Single-Family Rental Market Stabilizes

CoreLogic, Irvine, Calif., said single-family rent growth increased in October, outpacing their previous-year growth rate for the first time since the pandemic started.

The firm’s Single-Family Rent Index showed a 3.1 percent national rent increase year-over-year, up from a 2.9 percent rate a year ago.

“Demand has grown for higher-tier single-family rentals as more people opt to rent larger spaces in less densely populated areas,” said CoreLogic Principal Economist Molly Boesel. “Rent growth of lower-tier rentals still lags behind pre-pandemic rates, which is to be expected in an economy particularly challenging for low-wage earners.”

Despite a slowing rental prices during the spring and summer, growing work-from-home needs and a desire for outdoor space increased demand for single-family homes, ensuring a pickup in the pace of single-family rent growth, CoreLogic said. “Similar to the low inventory of homes for purchase, the supply of single-family rentals also declined during the pandemic,” the report said.
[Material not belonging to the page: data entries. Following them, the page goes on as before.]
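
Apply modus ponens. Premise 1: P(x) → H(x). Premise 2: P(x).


Modus ponens: from (P → Q) and P, infer Q.
P = 'P(x)' is asserted, and P → Q holds, so Q follows.

H(x).


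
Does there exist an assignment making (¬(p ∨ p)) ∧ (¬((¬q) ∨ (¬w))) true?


Search for a satisfying assignment over {p, q, w}.
Try p=F, q=T, w=T: the formula evaluates to T.
A satisfying assignment exists.

Satisfiable.


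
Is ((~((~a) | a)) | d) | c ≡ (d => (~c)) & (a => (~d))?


Compare truth tables:
a | c | d | φ | ψ
-----------------
False | False | False | False | True
True | False | False | False | True
False | True | False | True | True
True | True | False | True | True
False | False | True | True | True
True | False | True | True | False
False | True | True | True | False
True | True | True | True | False
They differ at row 1 (a=False, c=False, d=False): φ=False but ψ=True.

No, they are not logically equivalent.


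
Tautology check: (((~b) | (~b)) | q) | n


Build the truth table over {b, n, q}:
b | n | q | φ
-------------
False | False | False | True
True | False | False | False
False | True | False | True
True | True | False | True
False | False | True | True
True | False | True | True
False | True | True | True
True | True | True | True
Counterexample at row 2: with b=True, n=False, q=False, the formula is False.

No, it is not a tautology.


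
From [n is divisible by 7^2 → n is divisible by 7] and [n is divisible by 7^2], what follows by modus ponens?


Modus ponens: from (P → Q) and P, infer Q.
P = 'n is divisible by 7^2' is asserted, and P → Q holds, so Q follows.

n is divisible by 7.


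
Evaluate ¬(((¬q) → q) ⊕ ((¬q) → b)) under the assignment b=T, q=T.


Substitute b=T, q=T:
¬q = F
(¬q) → q = F → T = T
¬q = F
(¬q) → b = F → T = T
((¬q) → q) ⊕ ((¬q) → b) = T ⊕ T = F
¬(((¬q) → q) ⊕ ((¬q) → b)) = T

T


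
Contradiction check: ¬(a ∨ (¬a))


Truth table over {a}:
a | φ
-----
F | F
T | F
Every row is false.

Yes, it is a contradiction.


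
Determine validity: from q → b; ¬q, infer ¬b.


This is denying the antecedent (fallacy). There exist truth assignments where the premises are all true but the conclusion is false.

Invalid.


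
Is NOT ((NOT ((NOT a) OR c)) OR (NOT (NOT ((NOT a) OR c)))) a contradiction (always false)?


Truth table over {a, c}:
a | c | φ
---------
F | F | F
T | F | F
F | T | F
T | T | F
Every row is false.

Yes, it is a contradiction.


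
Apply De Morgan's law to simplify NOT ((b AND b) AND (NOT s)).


De Morgan: the negation of a conjunction is the disjunction of the negations.
Distribute NOT across AND, flipping it to OR, and negate each literal.

((NOT b) OR (NOT b)) OR s


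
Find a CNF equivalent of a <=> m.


Step 1: Rewrite a ↔ m as (a → m) ∧ (m → a).
Step 2: Rewrite each implication as a disjunction.

((~a) | m) & ((~m) | a)


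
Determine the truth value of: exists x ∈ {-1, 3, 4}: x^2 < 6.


Evaluate the predicate on each element: -1:True, 3:False, 4:False.
Witness x = -1 satisfies the predicate.

True


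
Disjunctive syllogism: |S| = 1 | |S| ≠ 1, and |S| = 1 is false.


Disjunctive syllogism: from (P ∨ Q) and ¬P, infer Q.
One disjunct, '|S| = 1', is ruled out; the other must hold.

|S| ≠ 1


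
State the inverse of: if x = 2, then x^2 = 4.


The inverse of (P → Q) is (¬P → ¬Q). It is equivalent to the converse, not to the original.
Here P = 'x = 2' and Q = 'x^2 = 4'.

If not (x = 2), then not (x^2 = 4).


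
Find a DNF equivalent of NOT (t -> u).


Step 1: Rewrite implication then negate: ¬(¬t ∨ u) = t ∧ ¬u.

t AND (NOT u)


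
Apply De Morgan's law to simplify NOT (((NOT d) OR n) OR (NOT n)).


De Morgan: the negation of a disjunction is the conjunction of the negations.
Distribute NOT across OR, flipping it to AND, and negate each literal.

(d AND (NOT n)) AND n


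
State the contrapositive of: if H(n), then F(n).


The contrapositive of (P → Q) is (¬Q → ¬P); it is logically equivalent to the original.
Here P = 'H(n)' and Q = 'F(n)'.

If not (F(n)), then not (H(n)).


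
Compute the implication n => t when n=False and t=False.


Implication is false only when antecedent is true and consequent is false.
Substitute: n=False, t=False.
False => False evaluates to True.

True


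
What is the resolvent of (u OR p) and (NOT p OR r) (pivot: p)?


The clauses contain complementary literals p and NOTp.
Resolution eliminates this pair and disjoins the remaining literals (merging duplicates).

(u OR r)


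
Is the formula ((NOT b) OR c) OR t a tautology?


Build the truth table over {b, c, t}:
b | c | t | φ
-------------
F | F | F | T
T | F | F | F
F | T | F | T
T | T | F | T
F | F | T | T
T | F | T | T
F | T | T | T
T | T | T | T
Counterexample at row 2: with b=T, c=F, t=F, the formula is F.

No, it is not a tautology.


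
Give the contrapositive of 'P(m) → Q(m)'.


The contrapositive of (P → Q) is (¬Q → ¬P); it is logically equivalent to the original.
Here P = 'P(m)' and Q = 'Q(m)'.

If not (Q(m)), then not (P(m)).


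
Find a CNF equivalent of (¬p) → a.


Step 1: Rewrite (¬p) → a as ¬(¬p) ∨ a.
Step 2: Eliminate any double negations (¬¬X = X).

p ∨ a


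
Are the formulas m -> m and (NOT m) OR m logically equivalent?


Compare truth tables:
m | φ | ψ
---------
F | T | T
T | T | T
The columns φ and ψ agree on every row.

Yes, they are logically equivalent.


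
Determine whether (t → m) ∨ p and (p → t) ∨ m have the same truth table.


Compare truth tables:
m | p | t | φ | ψ
-----------------
F | F | F | T | T
T | F | F | T | T
F | T | F | T | F
T | T | F | T | T
F | F | T | F | T
T | F | T | T | T
F | T | T | T | T
T | T | T | T | T
They differ at row 3 (m=F, p=T, t=F): φ=T but ψ=F.

No, they are not logically equivalent.


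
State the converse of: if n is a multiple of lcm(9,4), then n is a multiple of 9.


The converse of (P → Q) is (Q → P). It is not in general equivalent to the original.
Here P = 'n is a multiple of lcm(9,4)' and Q = 'n is a multiple of 9'.

If n is a multiple of 9, then n is a multiple of lcm(9,4).


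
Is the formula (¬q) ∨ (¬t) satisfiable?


Search for a satisfying assignment over {q, t}.
Try q=F, t=F: the formula evaluates to T.
A satisfying assignment exists.

Satisfiable.


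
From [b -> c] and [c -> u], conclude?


Hypothetical syllogism: from (P → Q) and (Q → R), infer (P → R).
Chain the two implications through the shared middle term 'c'.

b -> u


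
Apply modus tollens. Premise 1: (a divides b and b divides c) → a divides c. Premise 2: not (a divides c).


Modus tollens: from (P → Q) and ¬Q, infer ¬P.
Q = 'a divides c' is denied; since P → Q, P must also fail.

Not ((a divides b and b divides c)).


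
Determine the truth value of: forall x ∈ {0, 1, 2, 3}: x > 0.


Evaluate the predicate on each element: 0:False, 1:True, 2:True, 3:True.
Counterexample x = 0 fails the predicate.

False


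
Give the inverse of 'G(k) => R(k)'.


The inverse of (P → Q) is (¬P → ¬Q). It is equivalent to the converse, not to the original.
Here P = 'G(k)' and Q = 'R(k)'.

If not (G(k)), then not (R(k)).


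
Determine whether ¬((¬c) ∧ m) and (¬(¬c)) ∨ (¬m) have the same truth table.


Compare truth tables:
c | m | φ | ψ
-------------
F | F | T | T
T | F | T | T
F | T | F | F
T | T | T | T
The columns φ and ψ agree on every row.

Yes, they are logically equivalent.


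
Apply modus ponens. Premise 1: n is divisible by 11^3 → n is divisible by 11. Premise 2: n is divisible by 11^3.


Modus ponens: from (P → Q) and P, infer Q.
P = 'n is divisible by 11^3' is asserted, and P → Q holds, so Q follows.

n is divisible by 11.


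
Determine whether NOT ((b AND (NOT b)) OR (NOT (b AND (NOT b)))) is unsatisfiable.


Truth table over {b}:
b | φ
-----
F | F
T | F
Every row is false.

Yes, it is a contradiction.


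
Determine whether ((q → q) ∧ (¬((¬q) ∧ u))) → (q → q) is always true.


Build the truth table over {q, u}:
q | u | φ
---------
F | F | T
T | F | T
F | T | T
T | T | T
Every row evaluates to true.

Yes, it is a tautology.


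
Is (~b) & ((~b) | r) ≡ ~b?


Compare truth tables:
b | r | φ | ψ
-------------
False | False | True | True
True | False | False | False
False | True | True | True
True | True | False | False
The columns φ and ψ agree on every row.

Yes, they are logically equivalent.


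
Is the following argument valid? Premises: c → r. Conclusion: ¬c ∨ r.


This matches the form of material implication: the conclusion follows in every model of the premises.

Valid.


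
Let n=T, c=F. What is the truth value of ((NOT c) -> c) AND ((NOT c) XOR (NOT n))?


Substitute n=T, c=F:
NOT c = T
(NOT c) -> c = T -> F = F
NOT c = T
NOT n = F
(NOT c) XOR (NOT n) = T XOR F = T
((NOT c) -> c) AND ((NOT c) XOR (NOT n)) = F AND T = F

F


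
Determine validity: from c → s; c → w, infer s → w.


This is (no valid rule). There exist truth assignments where the premises are all true but the conclusion is false.

Invalid.


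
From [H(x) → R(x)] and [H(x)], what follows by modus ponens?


Modus ponens: from (P → Q) and P, infer Q.
P = 'H(x)' is asserted, and P → Q holds, so Q follows.

R(x).


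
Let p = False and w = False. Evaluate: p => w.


Implication is false only when antecedent is true and consequent is false.
Substitute: p=False, w=False.
False => False evaluates to True.

True


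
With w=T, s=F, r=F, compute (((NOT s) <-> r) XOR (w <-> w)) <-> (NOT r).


Substitute w=T, s=F, r=F:
NOT s = T
(NOT s) <-> r = T <-> F = F
w <-> w = T <-> T = T
((NOT s) <-> r) XOR (w <-> w) = F XOR T = T
NOT r = T
(((NOT s) <-> r) XOR (w <-> w)) <-> (NOT r) = T <-> T = T

T


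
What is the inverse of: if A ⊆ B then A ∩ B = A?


The inverse of (P → Q) is (¬P → ¬Q). It is equivalent to the converse, not to the original.
Here P = 'A ⊆ B' and Q = 'A ∩ B = A'.

If not (A ⊆ B), then not (A ∩ B = A).


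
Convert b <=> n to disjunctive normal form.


Step 1: b ↔ n is true exactly when both agree: (b ∧ n) ∨ (¬b ∧ ¬n).

(b & n) | ((~b) & (~n))


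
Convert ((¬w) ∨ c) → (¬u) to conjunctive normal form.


Step 1: Rewrite as ¬((¬w) ∨ c) ∨ (¬u) = (¬(¬w) ∧ ¬c) ∨ (¬u).
Step 2: Distribute ∨ over ∧.
Step 3: Eliminate any double negations (¬¬X = X).

(w ∨ (¬u)) ∧ ((¬c) ∨ (¬u))


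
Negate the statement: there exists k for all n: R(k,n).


Negation flips each quantifier (∀↔∃) and negates the inner predicate.
¬(there exists k for all n: φ) = for all k there exists n: ¬φ.

for all k there exists n: NOT(R(k,n))


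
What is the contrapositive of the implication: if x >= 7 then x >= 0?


The contrapositive of (P → Q) is (¬Q → ¬P); it is logically equivalent to the original.
Here P = 'x >= 7' and Q = 'x >= 0'.

If not (x >= 0), then not (x >= 7).


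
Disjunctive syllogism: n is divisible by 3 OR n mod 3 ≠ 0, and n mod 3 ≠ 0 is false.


Disjunctive syllogism: from (P ∨ Q) and ¬P, infer Q.
One disjunct, 'n mod 3 ≠ 0', is ruled out; the other must hold.

n is divisible by 3


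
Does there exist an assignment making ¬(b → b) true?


Check all 2 assignments over {b}:
b | φ
-----
F | F
T | F
No assignment makes the formula true.

Unsatisfiable.


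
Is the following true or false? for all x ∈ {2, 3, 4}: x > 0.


Evaluate the predicate on each element: 2:T, 3:T, 4:T.
Every element satisfies the predicate.

T


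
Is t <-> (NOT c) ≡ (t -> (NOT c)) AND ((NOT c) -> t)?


Compare truth tables:
c | t | φ | ψ
-------------
F | F | F | F
T | F | T | T
F | T | T | T
T | T | F | F
The columns φ and ψ agree on every row.

Yes, they are logically equivalent.


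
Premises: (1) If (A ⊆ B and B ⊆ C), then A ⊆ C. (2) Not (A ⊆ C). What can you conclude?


Modus tollens: from (P → Q) and ¬Q, infer ¬P.
Q = 'A ⊆ C' is denied; since P → Q, P must also fail.

Not ((A ⊆ B and B ⊆ C)).


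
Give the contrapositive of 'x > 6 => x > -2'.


The contrapositive of (P → Q) is (¬Q → ¬P); it is logically equivalent to the original.
Here P = 'x > 6' and Q = 'x > -2'.

If not (x > -2), then not (x > 6).


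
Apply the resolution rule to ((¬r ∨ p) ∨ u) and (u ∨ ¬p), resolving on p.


The clauses contain complementary literals p and ¬p.
Resolution eliminates this pair and disjoins the remaining literals (merging duplicates).

(¬r ∨ u)


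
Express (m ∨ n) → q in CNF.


Step 1: Rewrite as ¬(m ∨ n) ∨ q = (¬m ∧ ¬n) ∨ q.
Step 2: Distribute ∨ over ∧.

((¬m) ∨ q) ∧ ((¬n) ∨ q)


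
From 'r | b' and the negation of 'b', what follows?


Disjunctive syllogism: from (P ∨ Q) and ¬P, infer Q.
One disjunct, 'b', is ruled out; the other must hold.

r


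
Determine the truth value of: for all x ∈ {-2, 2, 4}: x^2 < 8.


Evaluate the predicate on each element: -2:T, 2:T, 4:F.
Counterexample x = 4 fails the predicate.

F


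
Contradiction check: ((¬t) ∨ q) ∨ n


Truth table over {n, q, t}:
n | q | t | φ
-------------
F | F | F | T
T | F | F | T
F | T | F | T
T | T | F | T
F | F | T | F
T | F | T | T
F | T | T | T
T | T | T | T
Satisfying assignment at row 1: n=F, q=F, t=F gives T.

No, it is not a contradiction.


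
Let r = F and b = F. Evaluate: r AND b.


Conjunction is true only when both operands are true.
Substitute: r=F, b=F.
F AND F evaluates to F.

F


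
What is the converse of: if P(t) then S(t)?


The converse of (P → Q) is (Q → P). It is not in general equivalent to the original.
Here P = 'P(t)' and Q = 'S(t)'.

If S(t), then P(t).


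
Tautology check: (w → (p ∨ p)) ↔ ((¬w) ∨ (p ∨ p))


Build the truth table over {p, w}:
p | w | φ
---------
F | F | T
T | F | T
F | T | T
T | T | T
Every row evaluates to true.

Yes, it is a tautology.


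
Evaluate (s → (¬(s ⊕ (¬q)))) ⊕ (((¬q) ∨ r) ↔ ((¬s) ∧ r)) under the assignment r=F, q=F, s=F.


Substitute r=F, q=F, s=F:
¬q = T
s ⊕ (¬q) = F ⊕ T = T
¬(s ⊕ (¬q)) = F
s → (¬(s ⊕ (¬q))) = F → F = T
¬q = T
(¬q) ∨ r = T ∨ F = T
¬s = T
(¬s) ∧ r = T ∧ F = F
((¬q) ∨ r) ↔ ((¬s) ∧ r) = T ↔ F = F
(s → (¬(s ⊕ (¬q)))) ⊕ (((¬q) ∨ r) ↔ ((¬s) ∧ r)) = T ⊕ F = T

T


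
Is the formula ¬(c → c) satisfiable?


Check all 2 assignments over {c}:
c | φ
-----
F | F
T | F
No assignment makes the formula true.

Unsatisfiable.


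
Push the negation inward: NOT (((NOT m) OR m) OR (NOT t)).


De Morgan: the negation of a disjunction is the conjunction of the negations.
Distribute NOT across OR, flipping it to AND, and negate each literal.

(m AND (NOT m)) AND t


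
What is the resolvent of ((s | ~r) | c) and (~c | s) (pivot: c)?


The clauses contain complementary literals c and ~c.
Resolution eliminates this pair and disjoins the remaining literals (merging duplicates).

(s | ~r)


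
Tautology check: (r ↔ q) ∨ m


Build the truth table over {m, q, r}:
m | q | r | φ
-------------
F | F | F | T
T | F | F | T
F | T | F | F
T | T | F | T
F | F | T | F
T | F | T | T
F | T | T | T
T | T | T | T
Counterexample at row 3: with m=F, q=T, r=F, the formula is F.

No, it is not a tautology.


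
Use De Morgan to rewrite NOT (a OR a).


De Morgan: the negation of a disjunction is the conjunction of the negations.
Distribute NOT across OR, flipping it to AND, and negate each literal.

(NOT a) AND (NOT a)


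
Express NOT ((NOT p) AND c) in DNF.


Step 1: Apply De Morgan: ¬((¬p) ∧ c) = ¬(¬p) ∨ ¬c.
Step 2: Eliminate any double negations (¬¬X = X).

p OR (NOT c)


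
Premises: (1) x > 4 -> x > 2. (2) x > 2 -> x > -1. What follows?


Hypothetical syllogism: from (P → Q) and (Q → R), infer (P → R).
Chain the two implications through the shared middle term 'x > 2'.

x > 4 -> x > -1


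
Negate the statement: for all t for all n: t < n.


Negation flips each quantifier (∀↔∃) and negates the inner predicate.
¬(for all t for all n: φ) = there exists t there exists n: ¬φ.

there exists t there exists n: NOT(t < n)


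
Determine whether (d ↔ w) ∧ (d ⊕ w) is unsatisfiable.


Truth table over {d, w}:
d | w | φ
---------
F | F | F
T | F | F
F | T | F
T | T | F
Every row is false.

Yes, it is a contradiction.


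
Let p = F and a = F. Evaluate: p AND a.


Conjunction is true only when both operands are true.
Substitute: p=F, a=F.
F AND F evaluates to F.

F


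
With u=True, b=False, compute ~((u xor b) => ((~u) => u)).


Substitute u=True, b=False:
u xor b = True xor False = True
~u = False
(~u) => u = False => True = True
(u xor b) => ((~u) => u) = True => True = True
~((u xor b) => ((~u) => u)) = False

False


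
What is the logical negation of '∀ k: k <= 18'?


¬(∀ x: φ) = ∃ x: ¬φ, and ¬(∃ x: φ) = ∀ x: ¬φ.
Apply to the universal statement.

∃ k: ¬(k <= 18)


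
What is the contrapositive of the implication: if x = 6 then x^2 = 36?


The contrapositive of (P → Q) is (¬Q → ¬P); it is logically equivalent to the original.
Here P = 'x = 6' and Q = 'x^2 = 36'.

If not (x^2 = 36), then not (x = 6).


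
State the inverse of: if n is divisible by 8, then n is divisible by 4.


The inverse of (P → Q) is (¬P → ¬Q). It is equivalent to the converse, not to the original.
Here P = 'n is divisible by 8' and Q = 'n is divisible by 4'.

If not (n is divisible by 8), then not (n is divisible by 4).


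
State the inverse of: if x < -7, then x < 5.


The inverse of (P → Q) is (¬P → ¬Q). It is equivalent to the converse, not to the original.
Here P = 'x < -7' and Q = 'x < 5'.

If not (x < -7), then not (x < 5).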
Over the summer, the supply of single-family rentals fell by 9 percent.

CoreLogic studied four tiers of rental prices:

–Lower-priced SFR assets (75 percent or less than the regional median) saw a 3 percent increase, down from 3.6 percent in October 2019, but up from 2.4 percent in September 2020.

–Lower-middle priced properties (75 percent to 100 percent of the regional median) also saw a 3 percent increase, unchanged from October 2019.

–Higher-middle priced SFR property (100 percent to 125 percent of the regional median) rents increased 3.2 percent, up from 2.6 percent in October 2019.

–Higher-priced assets (125 percent or more than the regional median) saw a 3.1 percent increase, up from 2.7 percent a year ago.

Among the 20 largest metros and for the past 23 consecutive months, Phoenix had the highest year-over-year increase in single-family rents in October at 8.9 percent. Tucson, Ariz., had the second-highest rent price growth in October with a 7.6 percent gain, followed by Charlotte, N.C., at 5.2 percent.

In Las Vegas–which was hit hard by the sudden drop in tourism–the local market has maintained higher-than-average rent growth due to renters moving to more affordable markets from more expensive and densely populated areas such as Los Angeles. Conversely, Boston posted an annual decline in SFR rent prices of 4.1 percent. CoreLogic attributed the drop to a trend toward consolidating households, with many renters opting to live with family or friends as they navigate through the pandemic.  

“While the rental market continues towards stabilization, unemployment rates remain elevated across the country, with some regions and metros experiencing higher rates of job loss than others, creating downward pressure on rent prices,” the report said. For example, Honolulu posted a 15.4 percent year-over-year employment decrease, which contributed to a 0.4 percent decline in single-family rent prices. Hawaii began lifting travel restrictions in mid-October, but tourism has yet to rebound.

“As the economy slowly recovers from the impact of the pandemic and contends with the resurgence of coronavirus cases, we may see continued fluctuation of rent prices in metros across the nation,” CoreLogic said.